The investigation is looking at how DEP negotiated water-pollution agreements with paper mills, Dow said. DEP has come under fire for secret meetings it held at the Rumford paper mill about cleaning up the Androscoggin River.

On Monday, environmentalists welcomed news of the AG investigation. The Rumford mill did not.

“The job of government is to do the public business in the light of day,” said Naomi Schalit of Maine Rivers.

“It’s incredible,” said NewPage mill spokesman Tony Lyons. Environmentalists are not seeing the big picture, complaining about the process rather than applauding work done to improve the river, Lyons said.

One week ago, DEP dropped the so-called “side” environmental agreements with NewPage in Rumford and International Paper in Jay. That came after mounting pressure from environmentalists, who filed Freedom of Access Act requests seeking documentation.

On Nov. 8, DEP Commissioner Dawn Gallagher acknowledged that private meetings were held at the Rumford mill. The process could have been better, she said, announcing that new agreements would be reached with full public notice and input.

Environmentalists said Monday they have no public-access concern with the IP agreement. They do have a concern with the NewPage agreement because it was reached in private meetings at the Rumford mill, using the mill’s computers.

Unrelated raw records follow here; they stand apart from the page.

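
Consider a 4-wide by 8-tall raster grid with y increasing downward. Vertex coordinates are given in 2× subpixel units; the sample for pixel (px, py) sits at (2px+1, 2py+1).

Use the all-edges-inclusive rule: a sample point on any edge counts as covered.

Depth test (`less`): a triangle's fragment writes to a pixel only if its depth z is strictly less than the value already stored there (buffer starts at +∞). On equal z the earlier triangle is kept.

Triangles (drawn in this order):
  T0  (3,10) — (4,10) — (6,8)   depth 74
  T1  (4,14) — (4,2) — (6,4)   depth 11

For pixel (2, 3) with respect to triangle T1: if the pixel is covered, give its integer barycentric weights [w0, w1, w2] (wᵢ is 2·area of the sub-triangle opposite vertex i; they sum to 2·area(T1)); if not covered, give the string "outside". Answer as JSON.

T0:
  2·area = 2  (B↔C swapped to make it positive)
  edge (3, 10)→(6, 8): d=(3,-2) inclusive
  edge (6, 8)→(4, 10): d=(-2,2) inclusive
  edge (4, 10)→(3, 10): d=(-1,0) inclusive
    (3,3)@(7, 7): e=[-1,0,3] → ·  [on edge]
    (2,4)@(5, 9): e=[1,0,1] → █  [on edge]
    (3,4)@(7, 9): e=[5,-4,1] → ·
    (1,5)@(3, 11): e=[3,0,-1] → ·  [on edge]
    (2,5)@(5, 11): e=[7,-4,-1] → ·
    (0,6)@(1, 13): e=[5,0,-3] → ·  [on edge]
  covered (1 px):
    · · · ·
    · · · ·
    · · · ·
    · · · ·
    · · █ ·
    · · · ·
    · · · ·
    · · · ·
T1:
  2·area = 24
  edge (4, 14)→(4, 2): d=(0,-12) inclusive
  edge (4, 2)→(6, 4): d=(2,2) inclusive
  edge (6, 4)→(4, 14): d=(-2,10) inclusive
    (1,0)@(3, 1): e=[-12,0,36] → ·  [on edge]
    (2,1)@(5, 3): e=[12,0,12] → █  [on edge]
    (3,1)@(7, 3): e=[36,-4,-8] → ·
    (2,2)@(5, 5): e=[12,4,8] → █
    (3,2)@(7, 5): e=[36,0,-12] → ·  [on edge]
    (2,3)@(5, 7): e=[12,8,4] → █
    (3,3)@(7, 7): e=[36,4,-16] → ·
    (2,4)@(5, 9): e=[12,12,0] → █  [on edge]
    (3,4)@(7, 9): e=[36,8,-20] → ·
    (2,5)@(5, 11): e=[12,16,-4] → ·
  covered (4 px):
    · · · ·
    · · █ ·
    · · █ ·
    · · █ ·
    · · █ ·
    · · · ·
    · · · ·
    · · · ·

Answer: [8,4,12]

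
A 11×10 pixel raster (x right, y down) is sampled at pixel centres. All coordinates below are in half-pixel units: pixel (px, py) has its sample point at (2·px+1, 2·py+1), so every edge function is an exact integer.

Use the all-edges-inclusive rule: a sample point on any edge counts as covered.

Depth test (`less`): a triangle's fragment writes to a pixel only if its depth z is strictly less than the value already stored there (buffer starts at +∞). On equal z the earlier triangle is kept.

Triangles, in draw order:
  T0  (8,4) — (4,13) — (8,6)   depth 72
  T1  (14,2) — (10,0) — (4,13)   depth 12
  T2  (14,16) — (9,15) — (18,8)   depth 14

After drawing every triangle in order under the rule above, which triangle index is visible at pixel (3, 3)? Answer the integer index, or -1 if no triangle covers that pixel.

T0:
  2·area = 8  (B↔C swapped to make it positive)
  edge (8, 4)→(8, 6): d=(0,2) inclusive
  edge (8, 6)→(4, 13): d=(-4,7) inclusive
  edge (4, 13)→(8, 4): d=(4,-9) inclusive
    (3,3)@(7, 7): e=[2,3,3] → █
    (4,3)@(9, 7): e=[-2,-11,21] → ·
    (3,4)@(7, 9): e=[2,-5,11] → ·
    (2,5)@(5, 11): e=[6,1,1] → █
    (3,5)@(7, 11): e=[2,-13,19] → ·
    (2,6)@(5, 13): e=[6,-7,9] → ·
  covered (2 px):
    · · · · · · · · · · ·
    · · · · · · · · · · ·
    · · · · · · · · · · ·
    · · · █ · · · · · · ·
    · · · · · · · · · · ·
    · · █ · · · · · · · ·
    · · · · · · · · · · ·
    · · · · · · · · · · ·
    · · · · · · · · · · ·
    · · · · · · · · · · ·
T1:
  2·area = 64  (B↔C swapped to make it positive)
  edge (14, 2)→(4, 13): d=(-10,11) inclusive
  edge (4, 13)→(10, 0): d=(6,-13) inclusive
  edge (10, 0)→(14, 2): d=(4,2) inclusive
    (5,0)@(11, 1): e=[43,19,2] → █
    (6,0)@(13, 1): e=[21,45,-2] → ·
    (4,1)@(9, 3): e=[45,5,14] → █
    (6,1)@(13, 3): e=[1,57,6] → █
    (7,1)@(15, 3): e=[-21,83,2] → ·
    (4,2)@(9, 5): e=[25,17,22] → █
    (6,2)@(13, 5): e=[-19,69,14] → ·
    (3,3)@(7, 7): e=[27,3,34] → █
    (5,3)@(11, 7): e=[-17,55,26] → ·
    (3,4)@(7, 9): e=[7,15,42] → █
    (4,4)@(9, 9): e=[-15,41,38] → ·
    (2,5)@(5, 11): e=[9,1,54] → █
  covered (10 px):
    · · · · · █ · · · · ·
    · · · · █ █ █ · · · ·
    · · · · █ █ · · · · ·
    · · · █ █ · · · · · ·
    · · · █ · · · · · · ·
    · · █ · · · · · · · ·
    · · · · · · · · · · ·
    · · · · · · · · · · ·
    · · · · · · · · · · ·
    · · · · · · · · · · ·
T2:
  2·area = 44
  edge (14, 16)→(9, 15): d=(-5,-1) inclusive
  edge (9, 15)→(18, 8): d=(9,-7) inclusive
  edge (18, 8)→(14, 16): d=(-4,8) inclusive
    (8,4)@(17, 9): e=[38,2,4] → █
    (9,4)@(19, 9): e=[40,16,-12] → ·
    (7,5)@(15, 11): e=[26,6,12] → █
    (8,5)@(17, 11): e=[28,20,-4] → ·
    (6,6)@(13, 13): e=[14,10,20] → █
    (8,6)@(17, 13): e=[18,38,-12] → ·
    (4,7)@(9, 15): e=[0,0,44] → █  [on edge]
    (5,7)@(11, 15): e=[2,14,28] → █
    (7,7)@(15, 15): e=[6,42,-4] → ·
    (4,8)@(9, 17): e=[-10,18,36] → ·
    (5,8)@(11, 17): e=[-8,32,20] → ·
    (6,8)@(13, 17): e=[-6,46,4] → ·
    (9,8)@(19, 17): e=[0,88,-44] → ·  [on edge]
  covered (7 px):
    · · · · · · · · · · ·
    · · · · · · · · · · ·
    · · · · · · · · · · ·
    · · · · · · · · · · ·
    · · · · · · · · █ · ·
    · · · · · · · █ · · ·
    · · · · · · █ █ · · ·
    · · · · █ █ █ · · · ·
    · · · · · · · · · · ·
    · · · · · · · · · · ·

Z-buffer (winner per pixel, '.' = empty):
  . . . . . 1 . . . . .
  . . . . 1 1 1 . . . .
  . . . . 1 1 . . . . .
  . . . 1 1 . . . . . .
  . . . 1 . . . . 2 . .
  . . 1 . . . . 2 . . .
  . . . . . . 2 2 . . .
  . . . . 2 2 2 . . . .
  . . . . . . . . . . .
  . . . . . . . . . . .

Answer: 1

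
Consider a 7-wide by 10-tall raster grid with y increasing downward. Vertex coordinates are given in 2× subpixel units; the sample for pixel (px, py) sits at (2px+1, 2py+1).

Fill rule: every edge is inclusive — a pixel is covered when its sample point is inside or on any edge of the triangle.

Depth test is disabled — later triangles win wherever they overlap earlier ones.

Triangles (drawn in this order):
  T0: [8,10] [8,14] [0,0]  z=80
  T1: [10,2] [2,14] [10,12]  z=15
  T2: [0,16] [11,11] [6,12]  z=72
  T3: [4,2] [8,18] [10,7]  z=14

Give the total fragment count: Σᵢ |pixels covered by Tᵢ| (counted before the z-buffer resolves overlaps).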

That agreement amounts to an environmental permit, which under the Clean Water Act must be reached allowing public participation, said Steve Hinchman, a lawyer with the Conservation Law Foundation.

“The problem is not only a public hearing violation, but also a documents violation and a process violation,” Hinchman said. Dropping the agreements and starting the process over “doesn’t get to the heart of the problem. Government is supposed to operate in an open, transparent fashion. In this case, they did not. They held clandestine meetings on private property to conceal and prevent access to the documents, and discussion.”

Lyons disagreed. Environmentalists have lost sight of what’s important, the mill spokesman said.

“They say no good deed goes unpunished,” which is what’s happening, Lyons said. The AG’s probe is “incredible,” because NewPage was going beyond what was required, entering a voluntary agreement to improve the river.

The agreement was proposed at the mill because NewPage was proposing how to go “beyond compliance.” He said secret meetings were not held. “To my knowledge, we never convened any direct meetings to finalize” the agreement. “There was nothing clandestine about this.”

‘Side agreements’

Last week, Gallagher said her department participated in private meetings at NewPage because it was trying to reach “side agreements” in addition to five-year permits recently approved.

A new state law authorized five-year pollution permits for the Androscoggin mills. Lewiston legislators were disappointed because the law did not reduce pollution so the river would be clean enough to comply with the Clean Water Act in five years. Instead, it would take 10 years.

Gallagher explained her department was trying to deliver to legislators who wanted the river cleaner, faster. Because the side agreements were in addition to the five-year law, DEP did not legally have to hold public hearings or comments, Gallagher said.

She changed her mind after receiving multiple Freedom of Access Act requests from environmentalists who became frustrated when they were unable to get documentation on the NewPage agreement.

The meetings and side agreement with NewPage were discovered when Florida Power and Light, which owns the dam on the river’s Gulf Island Pond, found out about those through its Freedom of Access Act requests, Hinchman said.

“Florida Power and Light asked to see the documents” with NewPage, and was told they were not available, Hinchman said. “FPL asked, ‘Why not?'” and was told there were no documents because the meetings were at the mill, he said.